MEDIA CONTACT: Jess St. Louis |404-588-9763 x104


ATLANTA, GA – Yesterday, members of a national coalition, comprised of over 110 groups and individuals working on the human rights to water and sanitation throughout the United States, submitted a petition to return to the Inter-American Commission on Human Rights (IACHR) for a U.S.-specific hearing on the human rights to water and sanitation where U.S. government officials would be invited.  This past October, members of the coalition testified at a regional hearing on the rights to water and sanitation in the Americas at the IACHR, highlighting human rights violations in multiple communities throughout the United States.

The current water crisis in Flint, MI where local tap water is poisoned with lead in a city that is 61% Black, as well as the contamination of the San Juan River in the King Gold Mine disaster that has impacted indigenous Navajo communities in Shiprock, New Mexico are just two of the ongoing violations of the basic human rights to water and sanitation in the U.S. that petitioners are calling attention to. The petition also looks at issues of affordability and mass water shut-offs including in Boston, Baltimore, Detroit, Flint, and Lucerne in Lake County, CA, as well as infrastructure and accessibility, all of which have disproportionately impacted low-income communities of color and Indigenous Peoples, particularly the elderly, children, pregnant women, the disabled, the chronically ill, or other vulnerable groups, in both major cities and in rural areas.

“The recent news on the situation in Flint confirms what activists and directly affected communities members there have been telling us for months – namely, that the water is making them sick,” said, Ejim Dike, Executive Director of the US Human Rights Network. “Unfortunately the situation in Flint is not unique. The U.S. systematically denies our human right to life by allowing our communities to live with contaminated drinking water for decades; engaging in mass water shutoffs rather than making water affordable for people living in poverty; and leaving us without adequate water and sanitation infrastructure. Equal access to safe, affordable water and adequate sanitation in the U.S. disproportionately impacts poor people, Black and Brown communities, Indigenous Peoples, Women, the disabled and other groups that have historically faced discrimination.”

While still calling attention to the ongoing and worsening violations of the human rights to water and sanitation within the US, this hearing request distinguishes itself from the hearing in October by highlighting emerging better practices. Specifically, coalition members highlight Philadelphia’s new Income-Based Water Affordability Program and the California Human Right to Water Law as two of these emerging better practices to examine and support on a broader scale.

“These innovations are important, but they can’t fix the water and sanitation crisis in the U.S. on their own. The U.S. government needs to take a leadership role to elevate these better practices, create sustainable solutions to this crisis, and make it a priority to ensure that every person in the U.S. has safe, affordable and adequate drinking water and sanitation,” explained Britton Schwartz a Clinical Fellow at the Santa Clara Law International Human Rights Clinic (IHRC).

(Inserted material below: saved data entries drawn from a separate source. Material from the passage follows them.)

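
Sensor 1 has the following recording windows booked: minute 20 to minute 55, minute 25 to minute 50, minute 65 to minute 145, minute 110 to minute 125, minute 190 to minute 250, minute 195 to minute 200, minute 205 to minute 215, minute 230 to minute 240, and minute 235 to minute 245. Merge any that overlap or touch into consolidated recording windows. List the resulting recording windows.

minute 25 to minute 50 overlaps/touches minute 20 to minute 55 → extend to minute 20 to minute 55.
minute 65 to minute 145 is disjoint → start new block.
minute 110 to minute 125 overlaps/touches minute 65 to minute 145 → extend to minute 65 to minute 145.
minute 190 to minute 250 is disjoint → start new block.
minute 195 to minute 200 overlaps/touches minute 190 to minute 250 → extend to minute 190 to minute 250.
minute 205 to minute 215 overlaps/touches minute 190 to minute 250 → extend to minute 190 to minute 250.
minute 230 to minute 240 overlaps/touches minute 190 to minute 250 → extend to minute 190 to minute 250.
minute 235 to minute 245 overlaps/touches minute 190 to minute 250 → extend to minute 190 to minute 250.

minute 20 to minute 55, minute 65 to minute 145, minute 190 to minute 250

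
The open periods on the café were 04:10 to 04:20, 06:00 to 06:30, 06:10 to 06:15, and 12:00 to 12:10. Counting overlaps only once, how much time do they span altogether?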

The coalition also submitted last week a letter to President Obama calling for the forthcoming U.S. National Action Plan on Responsible Business Conduct to address the human rights to water and sanitation.

If the hearing request is accepted, it will take place during the 157th Period of Sessions of the Inter-American Commission on Human Rights, held from April 2-15, 2016 in Washington, DC.

A copy of the request for the hearing can be found at:



The US Human Rights Network (USHRN) is a national network of organizations and individuals working to strengthen a human rights movement and culture within the United States led by the people most directly impacted by human rights violations. It is a network of over 300 organizational members that is working to popularize human rights in communities across the United States in order to secure dignity and justice for all.